Un chef para el que trabajé compartió
páginas fotocopiadas de los libros de cocina de Ferran y Albert Adrià, en
español, para que el personal pudiera estudiar las proporciones y las técnicas
utilizadas en la famosa cocina de El Bullí. Fue emocionante, y muchos de nosotros experimentamos al
soplar esculturas de azúcar isomalt o preparar gelatinas calientes.
Apareció en su influyente
libro de 1990, White Heat, que mostró lo que era
posible cuando un joven chef ambicioso y brillante alcanzaba el poder total:
White escribió sobre su hábito de poner cocineros dentro de botes de basura
para castigarlos, entre otras formas de intimidación.

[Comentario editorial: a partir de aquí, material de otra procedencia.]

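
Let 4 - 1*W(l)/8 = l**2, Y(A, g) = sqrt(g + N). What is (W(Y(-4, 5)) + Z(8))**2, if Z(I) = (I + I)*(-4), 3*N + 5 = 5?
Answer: 5184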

Confesiones de un chef, de Anthony Bourdain, también se volvió canon. A lo
largo de su carrera, Bourdain pidió atención y respeto a los inmigrantes, los
trabajadores indocumentados y los muchos empleos mal pagados y soslayados que
son esenciales para un restaurante.
Pero Bourdain también era una celebridad, y defendió
un ideal romántico de ser chef como un tipo de trabajo brutal, increíblemente
exigente, aunque en última instancia significativo, que exaltaba a los
inadaptados, reuniéndolos en torno a un propósito, al menos durante el servicio
de comidas.
Esta comprensión complicada y compartida
de las cocinas de los restaurantes a menudo se usaba para justificar el trabajo
y las horas, y las expectativas irracionales al servicio de la excelencia y la
gloria. También explicaba las deficiencias graves y sistémicas del negocio y
normalizaba culturas laborales abusivas.
En su libro de memorias de 2019, JGV: My Life in 12 Recipes, el chef Jean
Georges Vongerichten escribe sobre la
cultura que fomentó a fines de la década de 1980 en el restaurant Lafayette,
que recibió una
crítica de tres estrellas de
Bryan Miller en The New York Times.
El
viejo lavaplatos del restaurante, a quien en el libro llama “Sam”, había
trabajado en el hotel durante 20 años, y se tomó un descanso de 45 minutos
cuando un crítico estaba en el restaurante. Vongerichten, quien tomó el lugar
del lavaplatos en el fregadero durante ese tiempo, estaba furioso. Mientras su
jefe de cocina mantenía la puerta cerrada, atrapando a Sam, Vongerichten le dio
una paliza.
“No
estoy orgulloso de eso”, escribe Vongerichten. Después de que el lavaplatos
fuera a seguridad a denunciar el abuso, la cocina cerró filas. “Todos en la
cocina sabían lo que había pasado”, agrega. “Pero nadie dijo una palabra”.
Vongerichten
llegó a tener renombre internacional y
abrió 38 restaurantes en todo el mundo. El otoño pasado, The Jean-Georges Restaurant Group manejó
a 5000 empleados; sus ventas de 2018 totalizaron 350 millones de dólares.
A
medida que los chefs construyeron grandes negocios de restaurantes, a menudo
denominados imperios, se convirtieron en marcas poderosas, capaces de ocultar
el abuso, la violencia y la discriminación. Y si seguían ganando dinero para
sus inversores, a menudo mantenían su poder, como en el caso de Mario Batali.
Batali
se convirtió en uno de los chefs y propietarios de restaurantes de más alto
perfil del país, abrió restaurantes populares, presentó programas en ABC y Food
Network, publicó una serie de libros de cocina populares, y desempeñó un papel
central en Calor, el
vívido libro de Bill Buford publicado
en 2007.
Pero
en 2017, varias mujeres hablaron sobre el patrón de acoso y agresión sexual de
Batali. No fue hasta 2019 que salió del Bastianich
& Batali Hospitality Group y dejó de beneficiarse de los restaurantes que
había establecido. De la misma manera, la chef April Bloomfield cortó su
asociación con el dueño de restaurantes Ken Friedman en
2018, después de que fue acusado de acoso sexual, y
ella admitió en una entrevista que
no había hecho lo suficiente para poner fin al abuso.
La
escritora Meghan McCarron describió recientemente
el poder duradero de la teoría del autor, una forma de pensar sobre los
restaurantes que ha tenido un costo tan difícil de medir como imposible de
ignorar.
“En la
versión subestimada de esta teoría en el mundo de los alimentos, los
visionarios singulares todavía son vistos como los únicos arquitectos de la
grandeza de un restaurante”, escribió McCarron.